所以想把那些規矩道德禮節撂一邊去就撂一邊去。為了自己以前那麽個偷偷藏在心底的心上人,想怎麽亂來就怎麽亂來了,全然不顧司馬家的老臉該往哪擱了。
江山是他自己打下來的,她就是反對也沒用。
別說她了,皇後那邊也來過幾次,明裏暗裏地表達自己的反對。
令太後同樣頭疼的還有皇帝動不動就替自己診脈煎藥的毛病。
做皇帝的,平日裏軍機政務繁忙,擔子重。
他既然從小就喜歡研究醫理,有時想找點愛好放一放,這也是可以理解。
怕就怕他真把自己當成了醫者,有時哪裏燒了痛了的,連太醫都懶得通報了,直接就自己鑽進禦藥房裏開藥煎熬。

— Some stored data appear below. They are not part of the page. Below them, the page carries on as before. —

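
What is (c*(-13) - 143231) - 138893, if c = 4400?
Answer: -339324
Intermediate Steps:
(c*(-13) - 143231) - 138893 = (4400*(-13) - 143231) - 138893 = (-57200 - 143231) - 138893 = -200431 - 138893 = -339324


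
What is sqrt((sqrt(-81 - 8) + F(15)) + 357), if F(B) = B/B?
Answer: sqrt(358 + I*sqrt(89)) ≈ 18.923 + 0.2493*I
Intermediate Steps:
F(B) = 1
sqrt((sqrt(-81 - 8) + F(15)) + 357) = sqrt((sqrt(-81 - 8) + 1) + 357) = sqrt((sqrt(-89) + 1) + 357) = sqrt((I*sqrt(89) + 1) + 357) = sqrt((1 + I*sqrt(89)) + 357) = sqrt(358 + I*sqrt(89))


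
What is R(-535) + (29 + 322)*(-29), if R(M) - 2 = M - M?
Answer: -10177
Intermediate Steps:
R(M) = 2 (R(M) = 2 + (M - M) = 2 + 0 = 2)
R(-535) + (29 + 322)*(-29) = 2 + (29 + 322)*(-29) = 2 + 351*(-29) = 2 - 10179 = -10177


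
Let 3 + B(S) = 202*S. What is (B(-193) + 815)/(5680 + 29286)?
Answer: -19087/17483 ≈ -1.0917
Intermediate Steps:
B(S) = -3 + 202*S
(B(-193) + 815)/(5680 + 29286) = ((-3 + 202*(-193)) + 815)/(5680 + 29286) = ((-3 - 38986) + 815)/34966 = (-38989 + 815)*(1/34966) = -38174*1/34966 = -19087/17483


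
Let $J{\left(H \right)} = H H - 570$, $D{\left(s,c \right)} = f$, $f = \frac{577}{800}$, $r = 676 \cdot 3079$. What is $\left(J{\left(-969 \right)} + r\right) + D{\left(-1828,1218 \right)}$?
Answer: $\frac{2415836577}{800} \approx 3.0198 \cdot 10^{6}$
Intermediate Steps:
$r = 2081404$
$f = \frac{577}{800}$ ($f = 577 \cdot \frac{1}{800} = \frac{577}{800} \approx 0.72125$)
$D{\left(s,c \right)} = \frac{577}{800}$
$J{\left(H \right)} = -570 + H^{2}$ ($J{\left(H \right)} = H^{2} - 570 = -570 + H^{2}$)
$\left(J{\left(-969 \right)} + r\right) + D{\left(-1828,1218 \right)} = \left(\left(-570 + \left(-969\right)^{2}\right) + 2081404\right) + \frac{577}{800} = \left(\left(-570 + 938961\right) + 2081404\right) + \frac{577}{800} = \left(938391 + 2081404\right) + \frac{577}{800} = 3019795 + \frac{577}{800} = \frac{2415836577}{800}$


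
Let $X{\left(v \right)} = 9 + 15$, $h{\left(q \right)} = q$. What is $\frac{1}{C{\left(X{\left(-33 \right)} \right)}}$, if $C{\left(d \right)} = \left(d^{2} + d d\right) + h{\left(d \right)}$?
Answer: $\frac{1}{1176} \approx 0.00085034$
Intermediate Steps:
$X{\left(v \right)} = 24$
$C{\left(d \right)} = d + 2 d^{2}$ ($C{\left(d \right)} = \left(d^{2} + d d\right) + d = \left(d^{2} + d^{2}\right) + d = 2 d^{2} + d = d + 2 d^{2}$)
$\frac{1}{C{\left(X{\left(-33 \right)} \right)}} = \frac{1}{24 \left(1 + 2 \cdot 24\right)} = \frac{1}{24 \left(1 + 48\right)} = \frac{1}{24 \cdot 49} = \frac{1}{1176}$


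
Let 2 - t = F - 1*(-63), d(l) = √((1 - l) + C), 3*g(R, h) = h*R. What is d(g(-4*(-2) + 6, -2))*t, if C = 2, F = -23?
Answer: -38*√111/3 ≈ -133.45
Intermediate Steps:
g(R, h) = R*h/3 (g(R, h) = (h*R)/3 = (R*h)/3 = R*h/3)
d(l) = √(3 - l) (d(l) = √((1 - l) + 2) = √(3 - l))
t = -38 (t = 2 - (-23 - 1*(-63)) = 2 - (-23 + 63) = 2 - 1*40 = 2 - 40 = -38)
d(g(-4*(-2) + 6, -2))*t = √(3 - (-4*(-2) + 6)*(-2)/3)*(-38) = √(3 - (8 + 6)*(-2)/3)*(-38) = √(3 - 14*(-2)/3)*(-38) = √(3 - 1*(-28/3))*(-38) = √(3 + 28/3)*(-38) = √(37/3)*(-38) = (√111/3)*(-38) = -38*√111/3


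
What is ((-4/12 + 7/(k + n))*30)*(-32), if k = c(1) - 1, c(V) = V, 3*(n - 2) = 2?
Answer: -2200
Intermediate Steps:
n = 8/3 (n = 2 + (1/3)*2 = 2 + 2/3 = 8/3 ≈ 2.6667)
k = 0 (k = 1 - 1 = 0)
((-4/12 + 7/(k + n))*30)*(-32) = ((-4/12 + 7/(0 + 8/3))*30)*(-32) = ((-4*1/12 + 7/(8/3))*30)*(-32) = ((-1/3 + 7*(3/8))*30)*(-32) = ((-1/3 + 21/8)*30)*(-32) = ((55/24)*30)*(-32) = (275/4)*(-32) = -2200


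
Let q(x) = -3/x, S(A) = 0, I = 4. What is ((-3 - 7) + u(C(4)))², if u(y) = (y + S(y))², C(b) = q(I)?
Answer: 22801/256 ≈ 89.066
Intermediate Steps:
C(b) = -¾ (C(b) = -3/4 = -3*¼ = -¾)
u(y) = y² (u(y) = (y + 0)² = y²)
((-3 - 7) + u(C(4)))² = ((-3 - 7) + (-¾)²)² = (-10 + 9/16)² = (-151/16)² = 22801/256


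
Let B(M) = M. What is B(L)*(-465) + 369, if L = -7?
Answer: 3624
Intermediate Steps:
B(L)*(-465) + 369 = -7*(-465) + 369 = 3255 + 369 = 3624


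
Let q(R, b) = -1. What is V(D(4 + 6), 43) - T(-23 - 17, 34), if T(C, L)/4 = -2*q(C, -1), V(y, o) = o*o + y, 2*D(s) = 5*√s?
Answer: 1841 + 5*√10/2 ≈ 1848.9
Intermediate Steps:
D(s) = 5*√s/2 (D(s) = (5*√s)/2 = 5*√s/2)
V(y, o) = y + o² (V(y, o) = o² + y = y + o²)
T(C, L) = 8 (T(C, L) = 4*(-2*(-1)) = 4*2 = 8)
V(D(4 + 6), 43) - T(-23 - 17, 34) = (5*√(4 + 6)/2 + 43²) - 1*8 = (5*√10/2 + 1849) - 8 = (1849 + 5*√10/2) - 8 = 1841 + 5*√10/2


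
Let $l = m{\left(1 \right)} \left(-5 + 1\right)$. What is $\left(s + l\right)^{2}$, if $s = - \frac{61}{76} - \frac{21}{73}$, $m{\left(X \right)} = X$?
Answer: $\frac{797554081}{30780304} \approx 25.911$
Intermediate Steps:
$s = - \frac{6049}{5548}$ ($s = \left(-61\right) \frac{1}{76} - \frac{21}{73} = - \frac{61}{76} - \frac{21}{73} = - \frac{6049}{5548} \approx -1.0903$)
$l = -4$ ($l = 1 \left(-5 + 1\right) = 1 \left(-4\right) = -4$)
$\left(s + l\right)^{2} = \left(- \frac{6049}{5548} - 4\right)^{2} = \left(- \frac{28241}{5548}\right)^{2} = \frac{797554081}{30780304}$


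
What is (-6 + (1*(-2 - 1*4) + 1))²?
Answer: 121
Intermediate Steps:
(-6 + (1*(-2 - 1*4) + 1))² = (-6 + (1*(-2 - 4) + 1))² = (-6 + (1*(-6) + 1))² = (-6 + (-6 + 1))² = (-6 - 5)² = (-11)² = 121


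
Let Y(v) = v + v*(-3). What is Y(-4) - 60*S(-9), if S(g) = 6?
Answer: -352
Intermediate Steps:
Y(v) = -2*v (Y(v) = v - 3*v = -2*v)
Y(-4) - 60*S(-9) = -2*(-4) - 60*6 = 8 - 360 = -352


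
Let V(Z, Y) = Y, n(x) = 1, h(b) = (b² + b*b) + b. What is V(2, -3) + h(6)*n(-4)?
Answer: 75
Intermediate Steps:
h(b) = b + 2*b² (h(b) = (b² + b²) + b = 2*b² + b = b + 2*b²)
V(2, -3) + h(6)*n(-4) = -3 + (6*(1 + 2*6))*1 = -3 + (6*(1 + 12))*1 = -3 + (6*13)*1 = -3 + 78*1 = -3 + 78 = 75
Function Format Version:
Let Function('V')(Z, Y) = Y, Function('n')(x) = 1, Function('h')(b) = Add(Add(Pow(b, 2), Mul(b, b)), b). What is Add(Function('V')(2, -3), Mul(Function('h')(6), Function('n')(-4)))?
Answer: 75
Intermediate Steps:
Function('h')(b) = Add(b, Mul(2, Pow(b, 2))) (Function('h')(b) = Add(Add(Pow(b, 2), Pow(b, 2)), b) = Add(Mul(2, Pow(b, 2)), b) = Add(b, Mul(2, Pow(b, 2))))
Add(Function('V')(2, -3), Mul(Function('h')(6), Function('n')(-4))) = Add(-3, Mul(Mul(6, Add(1, Mul(2, 6))), 1)) = Add(-3, Mul(Mul(6, Add(1, 12)), 1)) = Add(-3, Mul(Mul(6, 13), 1)) = Add(-3, Mul(78, 1)) = Add(-3, 78) = 75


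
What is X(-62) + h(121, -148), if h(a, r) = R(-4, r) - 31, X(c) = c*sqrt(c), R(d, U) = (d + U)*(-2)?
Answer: 273 - 62*I*sqrt(62) ≈ 273.0 - 488.19*I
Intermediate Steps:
R(d, U) = -2*U - 2*d (R(d, U) = (U + d)*(-2) = -2*U - 2*d)
X(c) = c**(3/2)
h(a, r) = -23 - 2*r (h(a, r) = (-2*r - 2*(-4)) - 31 = (-2*r + 8) - 31 = (8 - 2*r) - 31 = -23 - 2*r)
X(-62) + h(121, -148) = (-62)**(3/2) + (-23 - 2*(-148)) = -62*I*sqrt(62) + (-23 + 296) = -62*I*sqrt(62) + 273 = 273 - 62*I*sqrt(62)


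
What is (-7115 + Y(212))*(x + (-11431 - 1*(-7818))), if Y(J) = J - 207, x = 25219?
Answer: -153618660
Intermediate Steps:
Y(J) = -207 + J
(-7115 + Y(212))*(x + (-11431 - 1*(-7818))) = (-7115 + (-207 + 212))*(25219 + (-11431 - 1*(-7818))) = (-7115 + 5)*(25219 + (-11431 + 7818)) = -7110*(25219 - 3613) = -7110*21606 = -153618660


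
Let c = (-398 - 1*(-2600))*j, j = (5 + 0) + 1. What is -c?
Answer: -13212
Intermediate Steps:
j = 6 (j = 5 + 1 = 6)
c = 13212 (c = (-398 - 1*(-2600))*6 = (-398 + 2600)*6 = 2202*6 = 13212)
-c = -1*13212 = -13212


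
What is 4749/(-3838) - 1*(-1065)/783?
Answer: 123001/1001718 ≈ 0.12279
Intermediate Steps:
4749/(-3838) - 1*(-1065)/783 = 4749*(-1/3838) + 1065*(1/783) = -4749/3838 + 355/261 = 123001/1001718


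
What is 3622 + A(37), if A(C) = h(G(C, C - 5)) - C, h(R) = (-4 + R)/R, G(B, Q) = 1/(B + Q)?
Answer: 3310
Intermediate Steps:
h(R) = (-4 + R)/R
A(C) = -C + (-5 + 2*C)*(-4 + 1/(-5 + 2*C)) (A(C) = (-4 + 1/(C + (C - 5)))/(1/(C + (C - 5))) - C = (-4 + 1/(C + (-5 + C)))/(1/(C + (-5 + C))) - C = (-4 + 1/(-5 + 2*C))/(1/(-5 + 2*C)) - C = (-5 + 2*C)*(-4 + 1/(-5 + 2*C)) - C = -C + (-5 + 2*C)*(-4 + 1/(-5 + 2*C)))
3622 + A(37) = 3622 + (21 - 9*37) = 3622 + (21 - 333) = 3622 - 312 = 3310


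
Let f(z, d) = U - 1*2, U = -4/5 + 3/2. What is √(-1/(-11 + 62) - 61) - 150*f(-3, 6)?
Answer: 195 + 2*I*√39678/51 ≈ 195.0 + 7.8115*I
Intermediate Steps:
U = 7/10 (U = -4*⅕ + 3*(½) = -⅘ + 3/2 = 7/10 ≈ 0.70000)
f(z, d) = -13/10 (f(z, d) = 7/10 - 1*2 = 7/10 - 2 = -13/10)
√(-1/(-11 + 62) - 61) - 150*f(-3, 6) = √(-1/(-11 + 62) - 61) - 150*(-13/10) = √(-1/51 - 61) + 195 = √(-3112/51) + 195 = 2*I*√39678/51 + 195 = 195 + 2*I*√39678/51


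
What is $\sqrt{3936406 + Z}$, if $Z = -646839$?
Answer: $\sqrt{3289567} \approx 1813.7$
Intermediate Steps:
$\sqrt{3936406 + Z} = \sqrt{3936406 - 646839} = \sqrt{3289567}$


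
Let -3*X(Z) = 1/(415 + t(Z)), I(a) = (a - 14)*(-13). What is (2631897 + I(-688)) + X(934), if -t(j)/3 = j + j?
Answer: 41112805042/15567 ≈ 2.6410e+6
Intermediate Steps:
I(a) = 182 - 13*a (I(a) = (-14 + a)*(-13) = 182 - 13*a)
t(j) = -6*j (t(j) = -3*(j + j) = -6*j)
X(Z) = -1/(3*(415 - 6*Z))
(2631897 + I(-688)) + X(934) = (2631897 + (182 - 13*(-688))) + 1/(3*(-415 + 6*934)) = (2631897 + (182 + 8944)) + 1/(3*(-415 + 5604)) = (2631897 + 9126) + (⅓)/5189 = 2641023 + (⅓)*(1/5189) = 2641023 + 1/15567 = 41112805042/15567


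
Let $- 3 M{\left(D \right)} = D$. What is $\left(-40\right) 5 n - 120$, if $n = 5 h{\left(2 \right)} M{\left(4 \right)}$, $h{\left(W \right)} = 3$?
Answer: $3880$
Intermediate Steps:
$M{\left(D \right)} = - \frac{D}{3}$
$n = -20$ ($n = 5 \cdot 3 \left(\left(- \frac{1}{3}\right) 4\right) = 15 \left(- \frac{4}{3}\right) = -20$)
$\left(-40\right) 5 n - 120 = \left(-40\right) 5 \left(-20\right) - 120 = \left(-200\right) \left(-20\right) - 120 = 4000 - 120 = 3880$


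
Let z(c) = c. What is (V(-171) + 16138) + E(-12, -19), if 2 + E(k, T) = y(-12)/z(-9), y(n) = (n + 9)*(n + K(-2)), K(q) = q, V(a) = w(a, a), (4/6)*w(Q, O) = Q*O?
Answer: 359957/6 ≈ 59993.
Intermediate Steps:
w(Q, O) = 3*O*Q/2 (w(Q, O) = 3*(Q*O)/2 = 3*(O*Q)/2 = 3*O*Q/2)
V(a) = 3*a²/2 (V(a) = 3*a*a/2 = 3*a²/2)
y(n) = (-2 + n)*(9 + n) (y(n) = (n + 9)*(n - 2) = (9 + n)*(-2 + n) = (-2 + n)*(9 + n))
E(k, T) = -20/3 (E(k, T) = -2 + (-18 + (-12)² + 7*(-12))/(-9) = -2 + (-18 + 144 - 84)*(-⅑) = -2 + 42*(-⅑) = -2 - 14/3 = -20/3)
(V(-171) + 16138) + E(-12, -19) = ((3/2)*(-171)² + 16138) - 20/3 = ((3/2)*29241 + 16138) - 20/3 = (87723/2 + 16138) - 20/3 = 119999/2 - 20/3 = 359957/6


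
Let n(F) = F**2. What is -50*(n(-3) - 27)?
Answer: 900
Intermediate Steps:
-50*(n(-3) - 27) = -50*((-3)**2 - 27) = -50*(9 - 27) = -50*(-18) = 900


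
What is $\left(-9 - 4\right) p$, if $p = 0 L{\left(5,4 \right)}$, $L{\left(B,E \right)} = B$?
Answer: $0$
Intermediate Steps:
$p = 0$ ($p = 0 \cdot 5 = 0$)
$\left(-9 - 4\right) p = \left(-9 - 4\right) 0 = \left(-13\right) 0 = 0$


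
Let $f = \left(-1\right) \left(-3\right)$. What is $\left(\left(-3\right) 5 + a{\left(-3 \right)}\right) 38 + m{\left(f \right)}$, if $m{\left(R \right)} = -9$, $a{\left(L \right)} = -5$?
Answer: $-769$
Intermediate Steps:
$f = 3$
$\left(\left(-3\right) 5 + a{\left(-3 \right)}\right) 38 + m{\left(f \right)} = \left(\left(-3\right) 5 - 5\right) 38 - 9 = \left(-15 - 5\right) 38 - 9 = \left(-20\right) 38 - 9 = -760 - 9 = -769$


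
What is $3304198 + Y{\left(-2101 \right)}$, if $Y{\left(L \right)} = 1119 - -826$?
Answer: $3306143$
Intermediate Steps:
$Y{\left(L \right)} = 1945$ ($Y{\left(L \right)} = 1119 + 826 = 1945$)
$3304198 + Y{\left(-2101 \right)} = 3304198 + 1945 = 3306143$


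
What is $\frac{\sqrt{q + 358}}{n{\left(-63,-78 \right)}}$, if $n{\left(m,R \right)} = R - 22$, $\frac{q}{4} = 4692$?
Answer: $- \frac{\sqrt{19126}}{100} \approx -1.383$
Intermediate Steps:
$q = 18768$ ($q = 4 \cdot 4692 = 18768$)
$n{\left(m,R \right)} = -22 + R$ ($n{\left(m,R \right)} = R - 22 = -22 + R$)
$\frac{\sqrt{q + 358}}{n{\left(-63,-78 \right)}} = \frac{\sqrt{18768 + 358}}{-22 - 78} = \frac{\sqrt{19126}}{-100} = \sqrt{19126} \left(- \frac{1}{100}\right) = - \frac{\sqrt{19126}}{100}$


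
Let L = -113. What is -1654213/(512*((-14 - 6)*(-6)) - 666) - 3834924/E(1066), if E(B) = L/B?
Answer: 248445686547547/6867462 ≈ 3.6177e+7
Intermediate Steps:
E(B) = -113/B
-1654213/(512*((-14 - 6)*(-6)) - 666) - 3834924/E(1066) = -1654213/(512*((-14 - 6)*(-6)) - 666) - 3834924/((-113/1066)) = -1654213/(512*(-20*(-6)) - 666) - 3834924/((-113*1/1066)) = -1654213/(512*120 - 666) - 3834924/(-113/1066) = -1654213/(61440 - 666) - 3834924*(-1066/113) = -1654213/60774 + 4088028984/113 = 248445686547547/6867462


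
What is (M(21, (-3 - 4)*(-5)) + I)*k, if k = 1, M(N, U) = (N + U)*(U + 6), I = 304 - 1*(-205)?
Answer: 2805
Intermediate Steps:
I = 509 (I = 304 + 205 = 509)
M(N, U) = (6 + U)*(N + U) (M(N, U) = (N + U)*(6 + U) = (6 + U)*(N + U))
(M(21, (-3 - 4)*(-5)) + I)*k = ((((-3 - 4)*(-5))**2 + 6*21 + 6*((-3 - 4)*(-5)) + 21*((-3 - 4)*(-5))) + 509)*1 = (((-7*(-5))**2 + 126 + 6*(-7*(-5)) + 21*(-7*(-5))) + 509)*1 = ((35**2 + 126 + 6*35 + 21*35) + 509)*1 = ((1225 + 126 + 210 + 735) + 509)*1 = (2296 + 509)*1 = 2805*1 = 2805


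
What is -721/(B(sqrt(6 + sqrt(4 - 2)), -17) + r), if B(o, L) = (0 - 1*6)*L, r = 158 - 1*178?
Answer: -721/82 ≈ -8.7927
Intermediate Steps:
r = -20 (r = 158 - 178 = -20)
B(o, L) = -6*L (B(o, L) = (0 - 6)*L = -6*L)
-721/(B(sqrt(6 + sqrt(4 - 2)), -17) + r) = -721/(-6*(-17) - 20) = -721/(102 - 20) = -721/82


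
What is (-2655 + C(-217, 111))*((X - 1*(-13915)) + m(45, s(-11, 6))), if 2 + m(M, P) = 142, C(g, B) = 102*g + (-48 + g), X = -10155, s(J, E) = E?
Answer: -97710600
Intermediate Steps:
C(g, B) = -48 + 103*g
m(M, P) = 140 (m(M, P) = -2 + 142 = 140)
(-2655 + C(-217, 111))*((X - 1*(-13915)) + m(45, s(-11, 6))) = (-2655 + (-48 + 103*(-217)))*((-10155 - 1*(-13915)) + 140) = (-2655 + (-48 - 22351))*((-10155 + 13915) + 140) = (-2655 - 22399)*(3760 + 140) = -25054*3900 = -97710600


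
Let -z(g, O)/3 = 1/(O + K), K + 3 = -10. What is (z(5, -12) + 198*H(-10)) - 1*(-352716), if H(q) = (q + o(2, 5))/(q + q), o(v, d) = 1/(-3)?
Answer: 17640921/50 ≈ 3.5282e+5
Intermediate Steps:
K = -13 (K = -3 - 10 = -13)
o(v, d) = -⅓
H(q) = (-⅓ + q)/(2*q) (H(q) = (q - ⅓)/(q + q) = (-⅓ + q)/((2*q)) = (-⅓ + q)*(1/(2*q)) = (-⅓ + q)/(2*q))
z(g, O) = -3/(-13 + O) (z(g, O) = -3/(O - 13) = -3/(-13 + O))
(z(5, -12) + 198*H(-10)) - 1*(-352716) = (-3/(-13 - 12) + 198*((⅙)*(-1 + 3*(-10))/(-10))) - 1*(-352716) = (-3/(-25) + 198*((⅙)*(-⅒)*(-1 - 30))) + 352716 = (-3*(-1/25) + 198*((⅙)*(-⅒)*(-31))) + 352716 = (3/25 + 198*(31/60)) + 352716 = (3/25 + 1023/10) + 352716 = 5121/50 + 352716 = 17640921/50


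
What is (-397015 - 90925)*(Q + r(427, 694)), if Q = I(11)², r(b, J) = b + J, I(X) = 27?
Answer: -902689000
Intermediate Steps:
r(b, J) = J + b
Q = 729 (Q = 27² = 729)
(-397015 - 90925)*(Q + r(427, 694)) = (-397015 - 90925)*(729 + (694 + 427)) = -487940*(729 + 1121) = -487940*1850 = -902689000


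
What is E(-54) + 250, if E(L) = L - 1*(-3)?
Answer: 199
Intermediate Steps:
E(L) = 3 + L (E(L) = L + 3 = 3 + L)
E(-54) + 250 = (3 - 54) + 250 = -51 + 250 = 199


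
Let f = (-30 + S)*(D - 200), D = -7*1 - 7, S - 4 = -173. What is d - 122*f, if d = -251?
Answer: -5195743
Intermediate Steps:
S = -169 (S = 4 - 173 = -169)
D = -14 (D = -7 - 7 = -14)
f = 42586 (f = (-30 - 169)*(-14 - 200) = -199*(-214) = 42586)
d - 122*f = -251 - 122*42586 = -251 - 5195492 = -5195743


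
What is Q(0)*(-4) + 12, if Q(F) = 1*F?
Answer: 12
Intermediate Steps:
Q(F) = F
Q(0)*(-4) + 12 = 0*(-4) + 12 = 0 + 12 = 12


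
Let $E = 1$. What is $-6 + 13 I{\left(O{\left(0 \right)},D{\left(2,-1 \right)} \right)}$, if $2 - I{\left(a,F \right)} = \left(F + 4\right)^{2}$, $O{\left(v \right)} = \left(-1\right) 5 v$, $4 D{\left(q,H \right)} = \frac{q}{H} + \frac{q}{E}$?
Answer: $-188$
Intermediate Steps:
$D{\left(q,H \right)} = \frac{q}{4} + \frac{q}{4 H}$ ($D{\left(q,H \right)} = \frac{\frac{q}{H} + \frac{q}{1}}{4} = \frac{\frac{q}{H} + q 1}{4} = \frac{\frac{q}{H} + q}{4} = \frac{q + \frac{q}{H}}{4} = \frac{q}{4} + \frac{q}{4 H}$)
$O{\left(v \right)} = - 5 v$
$I{\left(a,F \right)} = 2 - \left(4 + F\right)^{2}$ ($I{\left(a,F \right)} = 2 - \left(F + 4\right)^{2} = 2 - \left(4 + F\right)^{2}$)
$-6 + 13 I{\left(O{\left(0 \right)},D{\left(2,-1 \right)} \right)} = -6 + 13 \left(2 - \left(4 + \frac{1}{4} \cdot 2 \frac{1}{-1} \left(1 - 1\right)\right)^{2}\right) = -6 + 13 \left(2 - \left(4 + \frac{1}{4} \cdot 2 \left(-1\right) 0\right)^{2}\right) = -6 + 13 \left(2 - \left(4 + 0\right)^{2}\right) = -6 + 13 \left(2 - 4^{2}\right) = -6 + 13 \left(2 - 16\right) = -6 + 13 \left(-14\right) = -6 - 182 = -188$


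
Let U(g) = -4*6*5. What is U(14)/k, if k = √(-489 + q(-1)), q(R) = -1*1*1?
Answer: 12*I*√10/7 ≈ 5.4211*I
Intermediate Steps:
U(g) = -120 (U(g) = -24*5 = -120)
q(R) = -1 (q(R) = -1*1 = -1)
k = 7*I*√10 (k = √(-489 - 1) = √(-490) = 7*I*√10 ≈ 22.136*I)
U(14)/k = -120*(-I*√10/70) = -(-12)*I*√10/7 = 12*I*√10/7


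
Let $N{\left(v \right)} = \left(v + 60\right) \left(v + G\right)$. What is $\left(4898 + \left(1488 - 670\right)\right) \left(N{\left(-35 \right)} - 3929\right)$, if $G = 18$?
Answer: $-24887464$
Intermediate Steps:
$N{\left(v \right)} = \left(18 + v\right) \left(60 + v\right)$ ($N{\left(v \right)} = \left(v + 60\right) \left(v + 18\right) = \left(60 + v\right) \left(18 + v\right) = \left(18 + v\right) \left(60 + v\right)$)
$\left(4898 + \left(1488 - 670\right)\right) \left(N{\left(-35 \right)} - 3929\right) = \left(4898 + \left(1488 - 670\right)\right) \left(\left(1080 + \left(-35\right)^{2} + 78 \left(-35\right)\right) - 3929\right) = \left(4898 + \left(1488 - 670\right)\right) \left(\left(1080 + 1225 - 2730\right) - 3929\right) = \left(4898 + 818\right) \left(-425 - 3929\right) = 5716 \left(-4354\right) = -24887464$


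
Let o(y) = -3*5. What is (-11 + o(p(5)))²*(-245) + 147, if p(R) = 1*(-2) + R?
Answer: -165473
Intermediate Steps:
p(R) = -2 + R
o(y) = -15
(-11 + o(p(5)))²*(-245) + 147 = (-11 - 15)²*(-245) + 147 = (-26)²*(-245) + 147 = 676*(-245) + 147 = -165620 + 147 = -165473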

就這麽把自己當成藥引子了。他還說那些太醫未必有他清楚自己的身子。
這就實在是太嚇人。
怎麽說他都不聽。
別人當皇帝都喜歡佳人美酒。
他一路踏著條血路才坐上那寶座,卻喜歡稱幾個藥,寫幾個字。
有時想想,這孩子就是自律過了頭了。
·
一整個白天就這麽小心翼翼當著差下來。
快到掌燈時分,太後在一眾宮人的的隨伺下,坐上鎏金垂幕肩輿,緩緩朝承慶殿出發去參加匈奴單於的招待宴。
上官恩燃隨著隊伍排在後頭,太後叫她隨伺,其實也隻是在殿前負責打雜。
進殿裏伺候宴席的事,她自然還沒被列入被信任的行列。
在雪地裏手執琉璃氣死風燈走了挺久,等到隊伍停了下來,抬眼之際便見承慶殿的燈火如晝。
太後在梭嬤嬤和另外兩名宮女的攙扶下進了主殿。
上官恩燃在偏殿廊下侍立候著,穿堂風打著卷,迎麵一陣陣地灌得人直打哆嗦。
大概是過了一柱香的時間,裏頭的梭嬤嬤走了出來,臉上神色不太好看,打著手勢示意她跟著進主殿。